When to Call a Doctor If You Think You Have COVID-19
Many COVID-19 symptoms, such as fever and cough, can be caused by other illnesses, like influenza. So, if you develop these types of symptoms, what should you do? Call your doctor? Call 911? Rush out for a COVID-19 test? The answers to these questions depend on several factors that are unique to each person’s situation.
If you think you might have COVID-19, act as if you do have it.
Possibly the most important thing to remember is: If you think you may have COVID-19, you should act as if you really do have it. This means immediately self-isolating at home, not going to work or school, and always wearing a mask if others share your residence. Continue to wear a mask if you must go out in public, such as to get a COVID-19 test. (Refer to this list of no-cost testing sites by state.)
The novel coronavirus is highly contagious, so if you have to go out in public, stay at least 6 feet away from other people, sneeze or cough into your elbow, and use hand sanitizer frequently. Ideally, ask a friend or family member (or try an online shopping service) to retrieve needed food and supplies for you—and to check up on you.
Your other household members also should self-isolate, because if you do have COVID-19, you probably were contagious before you developed symptoms—and you may have spread the virus to them. Researchers do not yet know the precise window for the contagious period of SARS-CoV-2 (the virus that causes COVID-19), but most experts agree you can spread the virus at least 2 days and as many as 7 days before your symptoms emerge. That’s why your entire household should quarantine if any member may have developed the illness.

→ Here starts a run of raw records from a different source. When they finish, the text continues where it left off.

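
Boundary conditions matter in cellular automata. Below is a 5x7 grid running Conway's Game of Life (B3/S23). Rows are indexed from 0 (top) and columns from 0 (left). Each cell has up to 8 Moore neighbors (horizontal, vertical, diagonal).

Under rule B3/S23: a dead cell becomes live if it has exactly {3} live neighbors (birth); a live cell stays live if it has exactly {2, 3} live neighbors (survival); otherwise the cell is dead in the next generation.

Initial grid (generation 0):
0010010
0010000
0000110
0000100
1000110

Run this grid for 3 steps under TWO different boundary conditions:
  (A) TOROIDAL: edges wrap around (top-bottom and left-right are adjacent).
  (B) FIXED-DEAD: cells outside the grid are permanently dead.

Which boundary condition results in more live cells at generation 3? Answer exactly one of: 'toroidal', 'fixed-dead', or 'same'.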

You may end your isolation period after 7 days if you have access to testing and your result is negative, and you do not experience COVID-19 symptoms by daily self-monitoring. If you cannot (due to test availability) or choose not to get tested, the guideline is to wait 10 to 14 days from the time you were exposed. Waiting the full 14 days is the best way to prevent potential transmission to others.
When to Call a Doctor for COVID-19
You should definitely call your healthcare provider’s office if you have (or think you have) been exposed to COVID-19 (such as by discovering you’ve been in close contact with someone who tested positive for the virus) and then develop classic COVID-19 signs and symptoms, such as:
- Body aches
- Fever or chills
- New loss of smell or taste
- Shortness of breath or difficulty breathing
Your healthcare provider can give you the best advice about what to do, based on your symptoms and medical history. Your healthcare provider may recommend that you get a COVID-19 test. Each state has developed its own guidelines about who can get tested, when a person can get tested, and where to go for testing. Your provider’s office or your state’s department of public health can give you specific guidance about COVID-19 testing and where to obtain it, which may depend on test availability and resources in your community.
Of course, you may call your provider’s office for advice any time you develop symptoms of illness. Don’t try to determine on your own if the symptoms might be related to COVID-19. If your illness turns out to be influenza, for example, your provider can diagnose that and provide antiviral treatment if you seek medical attention early enough.
Your next steps, which may include continued self-isolation for 10 to 14 days, depend on whether or not you test positive for COVID-19. Your provider may recommend a second COVID test if your first test is negative but you continue to have COVID-19 symptoms.
Managing COVID-19 At Home
If you have mild-to-moderate symptoms, treat yourself as you would if you had an upper respiratory infection like a cold. Your doctor will likely prescribe at-home care, including bed rest, liquids, cool compresses for fever, and acetaminophen for pain and fever reduction. Some people develop more severe symptoms after about a week of relatively mild symptoms, so stay vigilant and call your doctor if your COVID-19 symptoms worsen.
Talk with your doctor or a community healthcare clinic about your care if you are at risk for more severe COVID-19 (see below) or you cannot adequately care for yourself. You may need closer medical monitoring. People at high risk may be candidates for emergency use drugs recently approved by the U.S. Food and Drug Administration. The drugs reduced the frequency of hospitalization and emergency department visits.
When to Seek Emergency Medical Care for COVID-19
Most people with COVID-19 develop a mild or moderate case that clears up on its own, without requiring medical attention. Some people develop severe symptoms, however, that warrant emergency medical intervention.
Call 911 and tell the dispatcher about your symptoms, possible or known exposure to COVID-19, and COVID-19 test results (if known) if you develop:
- Bluish tint around your lips or nail beds
- Chest pain or pressure
- Confusion or another change in mental status, such as delirium or passing out
- Fever over 101.4°F along with other severe symptoms listed here
- Peak flow meter reading in the red zone
- Severe difficulty breathing
People in a high-risk group for developing a severe case of COVID-19 should be especially mindful of their symptoms. This includes anyone with a personal medical history of:
- Cancer (current or past diagnosis)
- Genetic immune deficiency, such as complement deficiencies
- Immunosuppressive medication use, such as for inflammatory bowel disease, HIV/AIDS, or other conditions
- Organ transplant
Do not hesitate to seek emergency medical treatment if you’re in a high-risk group and develop severe symptoms of illness.